The Farrelly brothers are pretty much responsible for mainstreaming gross-out comedy. Shallow Hal is a comedy but one which actively tries to be heartfelt.
Jack Black is shallow Hal, an overweight loser forever trying to get a hot girlfriend, oblivious to his own physical shortcomings, Such is the nature of our society. When Hal is magically reprogrammed by real-life self-help guru Anthony Robbins he acquires the ability to see women’s inner beauty.
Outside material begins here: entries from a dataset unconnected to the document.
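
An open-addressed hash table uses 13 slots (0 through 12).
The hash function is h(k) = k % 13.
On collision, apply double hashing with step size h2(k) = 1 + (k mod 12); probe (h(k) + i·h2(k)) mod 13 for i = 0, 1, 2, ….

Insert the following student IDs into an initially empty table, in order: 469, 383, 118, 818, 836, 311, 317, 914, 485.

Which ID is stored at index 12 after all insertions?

118

469: h=1 => slot 1
383: h=6 => slot 6
118: h=1, h2=11, probe 1,12 => slot 12
818: h=12, h2=3, probe 12,2 => slot 2
836: h=4 => slot 4
311: h=12, h2=12, probe 12,11 => slot 11
317: h=5 => slot 5
914: h=4, h2=3, probe 4,7 => slot 7
485: h=4, h2=6, probe 4,10 => slot 10
Table: [-, 469, 818, -, 836, 317, 383, 914, -, -, 485, 311, 118]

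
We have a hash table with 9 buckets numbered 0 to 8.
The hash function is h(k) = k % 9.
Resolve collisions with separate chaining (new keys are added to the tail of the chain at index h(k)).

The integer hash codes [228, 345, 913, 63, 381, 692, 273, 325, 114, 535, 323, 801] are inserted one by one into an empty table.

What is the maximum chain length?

4

228 -> bucket 3
345 -> bucket 3 (collision)
913 -> bucket 4
63 -> bucket 0
381 -> bucket 3 (collision)
692 -> bucket 8
273 -> bucket 3 (collision)
325 -> bucket 1
114 -> bucket 6
535 -> bucket 4 (collision)
323 -> bucket 8 (collision)
801 -> bucket 0 (collision)
Final buckets:
0: 63 -> 801
1: 325
2: —
3: 228 -> 345 -> 381 -> 273
4: 913 -> 535
5: —
6: 114
7: —
8: 692 -> 323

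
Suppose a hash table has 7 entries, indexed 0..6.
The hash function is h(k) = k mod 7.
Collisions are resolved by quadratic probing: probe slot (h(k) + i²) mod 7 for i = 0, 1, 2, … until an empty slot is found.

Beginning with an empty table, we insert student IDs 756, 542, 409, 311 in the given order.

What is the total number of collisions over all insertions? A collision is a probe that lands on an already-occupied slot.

4

756: h=0 → slot 0
542: h=3 → slot 3
409: h=3, probe 3,4 → slot 4
311: h=3, probe 3,4,0,5 → slot 5
Table: [756, ., ., 542, 409, 311, .]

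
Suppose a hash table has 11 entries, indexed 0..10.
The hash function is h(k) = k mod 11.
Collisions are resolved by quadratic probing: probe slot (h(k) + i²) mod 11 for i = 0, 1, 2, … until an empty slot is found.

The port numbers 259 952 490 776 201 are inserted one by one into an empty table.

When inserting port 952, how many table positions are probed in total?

2

Insert 259: h=6, slot 6 empty => index 6.
Insert 952: h=6, slot 6 occupied => index 7.
Insert 490: h=6, slots 6,7 occupied => index 10.
Insert 776: h=6, slots 6,7,10 occupied => index 4.
Insert 201: h=3, slot 3 empty => index 3.
Table: [., ., ., 201, 776, ., 259, 952, ., ., 490]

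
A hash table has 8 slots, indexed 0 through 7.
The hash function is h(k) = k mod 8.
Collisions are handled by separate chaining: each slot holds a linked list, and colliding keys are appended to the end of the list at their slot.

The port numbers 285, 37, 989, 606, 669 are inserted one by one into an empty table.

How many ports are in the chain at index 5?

4

285 → bucket 5
37 → bucket 5 (collision)
989 → bucket 5 (collision)
606 → bucket 6
669 → bucket 5 (collision)
Final buckets:
0: .
1: .
2: .
3: .
4: .
5: 285 -> 37 -> 989 -> 669
6: 606
7: .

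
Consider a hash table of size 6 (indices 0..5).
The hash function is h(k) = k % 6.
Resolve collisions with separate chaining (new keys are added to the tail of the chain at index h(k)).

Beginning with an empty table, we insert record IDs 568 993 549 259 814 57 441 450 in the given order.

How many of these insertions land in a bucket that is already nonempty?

4

568 -> bucket 4
993 -> bucket 3
549 -> bucket 3 (collision)
259 -> bucket 1
814 -> bucket 4 (collision)
57 -> bucket 3 (collision)
441 -> bucket 3 (collision)
450 -> bucket 0
Final buckets:
0: 450
1: 259
2: -
3: 993 -> 549 -> 57 -> 441
4: 568 -> 814
5: -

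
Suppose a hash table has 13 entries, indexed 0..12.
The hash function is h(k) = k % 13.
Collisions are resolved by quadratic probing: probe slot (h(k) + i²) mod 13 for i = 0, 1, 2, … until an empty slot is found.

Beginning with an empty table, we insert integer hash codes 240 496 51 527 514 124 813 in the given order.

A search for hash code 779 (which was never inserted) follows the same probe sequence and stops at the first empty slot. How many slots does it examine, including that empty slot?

240 hashes to 6; slot 6 is free => place at 6.
496 hashes to 2; slot 2 is free => place at 2.
51 hashes to 12; slot 12 is free => place at 12.
527 hashes to 7; slot 7 is free => place at 7.
514 hashes to 7; 7 taken => place at 8.
124 hashes to 7; 7,8 taken => place at 11.
813 hashes to 7; 7,8,11 taken => place at 3.
Table: [∅, ∅, 496, 813, ∅, ∅, 240, 527, 514, ∅, ∅, 124, 51]
Lookup 779: h=12, probe 12,0 → slot 0 empty, not found.

2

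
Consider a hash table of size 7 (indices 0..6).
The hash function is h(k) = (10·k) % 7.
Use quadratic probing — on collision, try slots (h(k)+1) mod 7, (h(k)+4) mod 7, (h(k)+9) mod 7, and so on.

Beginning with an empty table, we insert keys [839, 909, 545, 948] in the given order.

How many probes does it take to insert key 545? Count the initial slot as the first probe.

839: h=4 → slot 4
909: h=4, probe 4,5 → slot 5
545: h=4, probe 4,5,1 → slot 1
948: h=2 → slot 2
Table: [—, 545, 948, —, 839, 909, —]

3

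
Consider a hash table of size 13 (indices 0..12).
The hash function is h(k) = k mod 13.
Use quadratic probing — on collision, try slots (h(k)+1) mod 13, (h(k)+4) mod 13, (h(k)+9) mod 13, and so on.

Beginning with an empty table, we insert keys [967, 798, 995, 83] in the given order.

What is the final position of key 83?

967: h=5 => slot 5
798: h=5, probe 5,6 => slot 6
995: h=7 => slot 7
83: h=5, probe 5,6,9 => slot 9
Table: [∅, ∅, ∅, ∅, ∅, 967, 798, 995, ∅, 83, ∅, ∅, ∅]

9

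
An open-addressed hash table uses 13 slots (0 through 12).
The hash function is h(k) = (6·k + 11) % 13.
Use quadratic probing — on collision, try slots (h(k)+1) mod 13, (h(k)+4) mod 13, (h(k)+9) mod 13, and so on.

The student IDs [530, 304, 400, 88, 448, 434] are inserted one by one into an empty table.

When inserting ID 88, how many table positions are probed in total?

530: h=6 -> slot 6
304: h=2 -> slot 2
400: h=6, probe 6,7 -> slot 7
88: h=6, probe 6,7,10 -> slot 10
448: h=8 -> slot 8
434: h=2, probe 2,3 -> slot 3
Table: [—, —, 304, 434, —, —, 530, 400, 448, —, 88, —, —]

3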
The essential premise “look inside” is a good one but it’s too glibly carried off to have much sticking power. The problem is that the Farrelly’s way of representing Hal’s gift is by making physically unattractive women into hotties. Thus when Hal falls for the boss’s grossly overweight daughter, Rosemary, she is imaged in Jack’s eyes by Gwyneth Paltrow. Which, of course, defeats the purpose of he rasnformation. The Farrellys do get Hal to see the real Rosemary by the film's end and pair him off with her but it’s hardly convincing. The Farrelly’s also seem to not to see the irony in the fact that making visual jokes about Rosemary’s overweightness actually undermines their alleged message. The very uneven treatment to Hal’s revisioning of the world is also unsettling. Some characters he sees transformed, others such his balding mate, Maurizio (Jason Alexander) remain unaffected.
Nevertheless thanks. to the Black-Paltrow combination there is some charm to the film, much more so than the 2000 Mel Gibson male-makeover movie What Women Want, but like it, despite the merit of its core message it is too superficial to carry any weight.